From access to upgrade – a market coming of age
Smartphone access is estimated to change significantly over the next three years, rising to 25,8 million South African smartphone users by 2029 (Source: Statista). That is because the story is steadily shifting from users gaining first-time access to users upgrading their smartphones. This is largely due to the recent boom in alternative financing options such as buy-now-pay-later, mobile phone trade-ins, pre-owned devices, and flexible ownership models.
With only traditional acquisition models available in the past, many South Africans simply could not own a smartphone, much less upgrade to a better device. For those customers that could afford the upgrade process, the long-term and complicated contracts were often a financial blockade.
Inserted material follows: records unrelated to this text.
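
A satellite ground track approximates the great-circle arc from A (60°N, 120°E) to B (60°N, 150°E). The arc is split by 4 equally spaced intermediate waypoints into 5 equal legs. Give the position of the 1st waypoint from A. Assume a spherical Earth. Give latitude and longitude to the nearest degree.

≈ (61°N, 126°E)

Convert each endpoint to a unit vector on the sphere (x = cos φ cos λ, y = cos φ sin λ, z = sin φ).
The central angle between the endpoints is δ = arccos(p₁·p₂) ≈ 0.260 rad (14.9°).
Interpolate at f = 1/5 with slerp weights a = sin((1−f)δ)/sin δ ≈ 0.803, b = sin(fδ)/sin δ ≈ 0.202.
p = a·p₁ + b·p₂ ≈ (-0.288, 0.398, 0.871); φ = arcsin(p_z) ≈ 60.54°, λ = atan2(p_y, p_x) ≈ 125.90°.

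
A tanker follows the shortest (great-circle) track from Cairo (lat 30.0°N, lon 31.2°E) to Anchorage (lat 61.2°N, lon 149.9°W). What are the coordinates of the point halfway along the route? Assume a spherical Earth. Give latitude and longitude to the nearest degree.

Convert each endpoint to a unit vector on the sphere (x = cos φ cos λ, y = cos φ sin λ, z = sin φ).
The central angle between the endpoints is δ = arccos(p₁·p₂) ≈ 1.550 rad (88.8°).
Interpolate at f = 1/2 with slerp weights a = sin((1−f)δ)/sin δ ≈ 0.700, b = sin(fδ)/sin δ ≈ 0.700.
p = a·p₁ + b·p₂ ≈ (0.227, 0.145, 0.963); φ = arcsin(p_z) ≈ 74.39°, λ = atan2(p_y, p_x) ≈ 32.58°.

≈ lat 74°N, lon 33°E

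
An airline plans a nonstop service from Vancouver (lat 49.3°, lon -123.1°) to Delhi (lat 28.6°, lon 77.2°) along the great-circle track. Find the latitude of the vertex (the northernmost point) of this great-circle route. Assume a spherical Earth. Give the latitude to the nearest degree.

≈ 78°

The great circle lies in the plane with unit normal n̂ = (p₁ × p₂)/|p₁ × p₂|.
Here n̂_z ≈ -0.202; the vertex latitude is φ_max = arccos|n̂_z| ≈ 78.4°.
Check via Clairaut: cos φ_max = |cos φ₁| · sin C = cos(49.3°)·sin(18.0°) ≈ 0.202, again giving ≈ 78.4°.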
Credit options for smartphones were also often limiting or involved incurring too much debt. For years, the smartphone market in South Africa was defined by what people couldn’t do: couldn’t afford the upfront cost, couldn’t qualify for a contract, couldn’t justify the financial risk. Alternative financing and flexible ownership models changed that equation. And now it’s changing it again, not by getting more people onto the first rung of the ladder, but by helping them climb higher.
Unlocking new opportunities with upgrades
The flexible ownership model has been the critical enabler here. By removing the barriers caused by credit checks, large deposits and long-term contracts, they created a pathway not just to smartphone access, but to smartphone progression. A customer who started with an entry-level device two years ago can now access something significantly more capable, on terms that still work for their budget. That is a meaningfully different story from simply getting connected for the first time.
PayJoy, one of South Africa’s leading flexible ownership suppliers’, recent data tells this story clearly: just 10% of its customer base are entering the smartphone market for the first time. This figure is split between those upgrading from non-smart phones (6%) and those who have never owned a phone at all (4%). The remaining 90% - upgrading. The market is moving.
The next phase of digital inclusion in South Africa will not be defined by connection rates only. It will be defined by what people can do once connected, and whether the devices in their hands are capable enough to make that possible. The question for South Africa’s tech and financial sectors is not only how to get a smartphone into someone’s hands for the first time. It’s also how to keep pace with a consumer who already knows exactly what they want – and is ready to upgrade and stay connected to the economy.